Le film restera à cheval sur ces deux voies – un choix par défaut, sans doute. Car pour dépeindre en fiction « basée-sur-des-faits-réels » le quotidien d’une unité antiémeute de Rome, Stefano Sollima, venu de séries policières, rejoint la cohorte des tâcherons rabattus sur une vision plan-plan déguisée en vérisme brut singeant les tics du reportage (caméra à l’épaule fébrile quand il faut, montage heurté, etc.), sur une prétention à la description réaliste de l’intérieur, pour donner le change d’un point de vue aux abonnés absents sur leur sujet – à moins que l’opportunisme ne soit considéré comme un point de vue. C’est à la seule charge du scénario de déployer tous les enjeux et les nuances, à vrai dire limités et attendus par avance : action brute sur le terrain (casseurs, supporters, clandestins, les adversaires ne manquent pas), histoires et fardeaux personnels, tentation de l’abus d’autorité, floutage de la limite entre la légalité et le crime, bref, la faillibilité du maintien de l’ordre et de la justice telle que des cinéastes comme Fritz Lang en ont déjà tiré des observations, depuis devenues des clichés ici rabâchés sans vergogne. C’est aussi au scénario que revient la tâche ingrate de caractériser les personnages et les groupes, quitte à verser dans une caricature inavouée fleurant bon l’attrait pour l’uniforme : voir cette distinction entre policiers en tenue et forces de sécurité en civil, les premiers étant montrés sur tous les fronts, les seconds s’avérant soit inefficaces (l’un d’eux se fait racketter par des zonards et doit appeler ses copains en bleu), soit des obstacles aux premiers (comme quand ceux-ci manifestent devant le ministère).

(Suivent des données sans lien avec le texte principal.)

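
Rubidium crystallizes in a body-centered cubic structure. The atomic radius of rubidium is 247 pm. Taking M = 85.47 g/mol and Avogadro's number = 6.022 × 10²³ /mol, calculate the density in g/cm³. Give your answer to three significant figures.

In a BCC lattice, atoms touch along the body diagonal, so √3·a = 4r, giving a = 570.4 pm = 5.704 × 10^-8 cm.
With Z = 2, ρ = Z·M/(N_A·a³) = 2 × 85.47 / (6.022 × 10²³ × 1.856 × 10^-22) = 1.529 g/cm³.

1.53 g/cm³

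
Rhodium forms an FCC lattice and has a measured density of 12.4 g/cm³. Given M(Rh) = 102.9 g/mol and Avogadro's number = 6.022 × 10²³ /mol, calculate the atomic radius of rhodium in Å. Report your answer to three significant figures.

1.35 Å

For an FCC cell (Z = 4), a³ = Z·M/(N_A·ρ) = 4 × 102.9 / (6.022 × 10²³ × 12.40) = 5.512 × 10^-23 cm³, so a = 3.806 × 10^-8 cm = 3.806 Å.
Atoms touch along the face diagonal, so √2·a = 4r, so r = 0.3536 × a = 1.35 Å.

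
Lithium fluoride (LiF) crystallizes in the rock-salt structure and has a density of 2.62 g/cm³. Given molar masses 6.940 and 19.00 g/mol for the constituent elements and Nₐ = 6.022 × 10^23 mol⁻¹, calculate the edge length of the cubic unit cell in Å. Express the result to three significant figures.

M(LiF) = 25.94 g/mol; Z = 4 formula units per cell.
a³ = Z·M/(N_A·ρ) = 4 × 25.94 / (6.022 × 10²³ × 2.62) = 6.576 × 10^-23 cm³, so a = 4.036 × 10^-8 cm = 4.04 Å.

4.04 Å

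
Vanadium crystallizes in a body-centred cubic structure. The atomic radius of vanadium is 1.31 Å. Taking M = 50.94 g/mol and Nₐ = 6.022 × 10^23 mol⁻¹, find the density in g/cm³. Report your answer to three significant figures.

In a BCC lattice, atoms touch along the body diagonal, so √3·a = 4r, giving a = 3.025 Å = 3.025 × 10^-8 cm.
With Z = 2, ρ = Z·M/(N_A·a³) = 2 × 50.94 / (6.022 × 10²³ × 2.769 × 10^-23) = 6.110 g/cm³.

6.11 g/cm³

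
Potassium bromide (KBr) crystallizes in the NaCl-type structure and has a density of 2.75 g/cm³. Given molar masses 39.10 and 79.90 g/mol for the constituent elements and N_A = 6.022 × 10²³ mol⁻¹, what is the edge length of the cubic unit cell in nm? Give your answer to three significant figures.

0.660 nm

M(KBr) = 119.0 g/mol; Z = 4 formula units per cell.
a³ = Z·M/(N_A·ρ) = 4 × 119.0 / (6.022 × 10²³ × 2.75) = 2.874 × 10^-22 cm³, so a = 6.600 × 10^-8 cm = 0.660 nm.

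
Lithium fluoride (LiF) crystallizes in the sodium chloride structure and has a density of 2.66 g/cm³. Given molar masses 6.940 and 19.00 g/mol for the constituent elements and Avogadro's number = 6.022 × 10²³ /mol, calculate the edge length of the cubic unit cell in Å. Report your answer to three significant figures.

M(LiF) = 25.94 g/mol; Z = 4 formula units per cell.
a³ = Z·M/(N_A·ρ) = 4 × 25.94 / (6.022 × 10²³ × 2.66) = 6.478 × 10^-23 cm³, so a = 4.016 × 10^-8 cm = 4.02 Å.

4.02 Å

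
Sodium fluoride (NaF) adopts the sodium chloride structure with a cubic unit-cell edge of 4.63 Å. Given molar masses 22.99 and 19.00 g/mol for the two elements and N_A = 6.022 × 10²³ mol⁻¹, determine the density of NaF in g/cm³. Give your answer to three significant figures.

2.81 g/cm³

The sodium chloride structure contains Z = 4 formula units per cell; M(NaF) = 22.99 + 19.00 = 41.99 g/mol.
a³ = (4.630 × 10^-8 cm)³ = 9.925 × 10^-23 cm³.
ρ = 4 × 41.99 / (6.022 × 10²³ × 9.925 × 10^-23) = 2.810 g/cm³.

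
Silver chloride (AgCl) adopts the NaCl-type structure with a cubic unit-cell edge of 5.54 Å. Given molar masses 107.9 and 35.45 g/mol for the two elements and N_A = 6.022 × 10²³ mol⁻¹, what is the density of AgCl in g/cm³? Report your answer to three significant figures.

5.60 g/cm³

The NaCl-type structure contains Z = 4 formula units per cell; M(AgCl) = 107.9 + 35.45 = 143.35 g/mol.
a³ = (5.540 × 10^-8 cm)³ = 1.700 × 10^-22 cm³.
ρ = 4 × 143.35 / (6.022 × 10²³ × 1.700 × 10^-22) = 5.600 g/cm³.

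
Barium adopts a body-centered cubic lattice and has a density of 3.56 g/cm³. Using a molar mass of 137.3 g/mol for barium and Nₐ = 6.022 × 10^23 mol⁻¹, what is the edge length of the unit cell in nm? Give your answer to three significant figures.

With Z = 2 atoms per BCC cell, a³ = Z·M/(N_A·ρ) = 2 × 137.3 / (6.022 × 10²³ × 3.560 g/cm³) = 1.281 × 10^-22 cm³.
a = (1.281 × 10^-22)^(1/3) = 5.041 × 10^-8 cm = 0.504 nm.

0.504 nm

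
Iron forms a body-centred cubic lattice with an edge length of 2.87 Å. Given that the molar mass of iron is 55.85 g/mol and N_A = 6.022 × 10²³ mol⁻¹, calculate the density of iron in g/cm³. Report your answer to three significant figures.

7.85 g/cm³

A BCC unit cell contains Z = 2 atoms.
Cell volume: a³ = (2.87 Å)³ = (2.870 × 10^-8 cm)³ = 2.364 × 10^-23 cm³.
ρ = Z·M/(N_A·a³) = 2 × 55.85 / (6.022 × 10²³ × 2.364 × 10^-23) = 7.846 g/cm³.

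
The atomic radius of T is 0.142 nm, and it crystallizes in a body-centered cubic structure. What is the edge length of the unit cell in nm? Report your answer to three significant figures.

In a BCC lattice, atoms touch along the body diagonal, so √3·a = 4r.
a = 4r/√3 = 4 × 0.142 / 1.7321 = 0.328 nm.

0.328 nm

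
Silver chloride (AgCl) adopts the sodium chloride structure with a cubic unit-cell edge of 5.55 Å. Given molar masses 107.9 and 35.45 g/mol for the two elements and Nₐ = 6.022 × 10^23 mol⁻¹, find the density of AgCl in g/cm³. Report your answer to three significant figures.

5.57 g/cm³

The sodium chloride structure contains Z = 4 formula units per cell; M(AgCl) = 107.9 + 35.45 = 143.35 g/mol.
a³ = (5.550 × 10^-8 cm)³ = 1.710 × 10^-22 cm³.
ρ = 4 × 143.35 / (6.022 × 10²³ × 1.710 × 10^-22) = 5.570 g/cm³.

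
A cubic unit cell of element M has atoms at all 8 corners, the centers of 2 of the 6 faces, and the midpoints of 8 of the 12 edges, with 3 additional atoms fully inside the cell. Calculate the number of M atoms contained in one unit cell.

Corner atoms are shared by 8 cells (1/8 each), face atoms by 2 (1/2 each), edge atoms by 4 (1/4 each), interior atoms are unshared.
Net atoms = 8 × 1/8 + 2 × 1/2 + 8 × 1/4 + 3 = 1 + 1 + 2 + 3 = 7.

7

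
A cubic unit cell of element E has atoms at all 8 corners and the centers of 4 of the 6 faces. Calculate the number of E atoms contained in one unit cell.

Corner atoms are shared by 8 cells (1/8 each), face atoms by 2 (1/2 each).
Net atoms = 8 × 1/8 + 4 × 1/2 = 1 + 2 = 3.

3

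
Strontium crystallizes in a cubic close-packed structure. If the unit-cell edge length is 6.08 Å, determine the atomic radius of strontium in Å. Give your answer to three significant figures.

2.15 Å

In an FCC lattice, atoms touch along the face diagonal, so √2·a = 4r.
r = √2·a/4 = 1.4142 × 6.08 / 4 = 2.15 Å.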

Derrière le cache-misère qu’est son maniérisme de « cinéma-vérité », la mise en scène suit servilement ce petit programme, se réfugiant derrière une hypocrite neutralité [1], une prétendue nécessité de laisser les actes et les paroles parler d’eux-mêmes et d’éviter le manichéisme. Mais voilà : pour entretenir cette illusion, cette même mise en scène doit quand même intervenir pour éviter que ces mêmes actes et paroles la fassent paraître orientée, amènent le public à se positionner vis-à-vis de son regard à elle. Du coup, elle veille à ce que tout le monde se vaille. Le jeune novice qui clame sa foi idéaliste dans son métier attirera bien sûr une molle sympathie. Mais il s’agit surtout pour ACAB d’éviter que les autres, ceux qui se laissent volontiers aller à la brutalité, à l’abus de pouvoir, aux effusions de racisme [2], et ce même en dehors du service, passent pour des salauds, et le film pour leur accusateur. Après tout, ce sont bien des victimes, eux aussi : qui est enquiquiné par les juges pour quelques coups de matraque de trop, qui se voit privé de logement en faveur d’immigrés et trahi par les politiciens locaux, qui voit son fils virer skinhead, qui est en instance de divorce... Alors quand la caméra ne regarde pas béatement les abus des policiers ainsi excusés (tels que l’expulsé et un collègue venant de nuit importuner un immigré par interphone interposé), à l’occasion l’image triche un peu, truque le jugement. Par exemple, quand celui en instance de divorce, excédé, colle un coup de poing à sa femme, le plan et même la scène sont coupés cut au moment de l’impact. On voit la prudence de cette peinture prétendument sans concession : que la scène se fût poursuivie, que la douleur de la femme eût été vue ou entendue à l’écran, et l’agresseur aurait paru encore plus vivement pour ce qu’il est précisément à ce moment-là – une brute. En coupant à cet instant précis, le montage ne jette pas seulement un voile pudique sur l’acte, il le met aussi à distance de son auteur, soit une forme sournoise de dédouanement (même la vision a posteriori du visage tuméfié de la victime n’est pas de nature à changer le regard sur l’agresseur ; il ne reste qu’un constat neutralisé) [3].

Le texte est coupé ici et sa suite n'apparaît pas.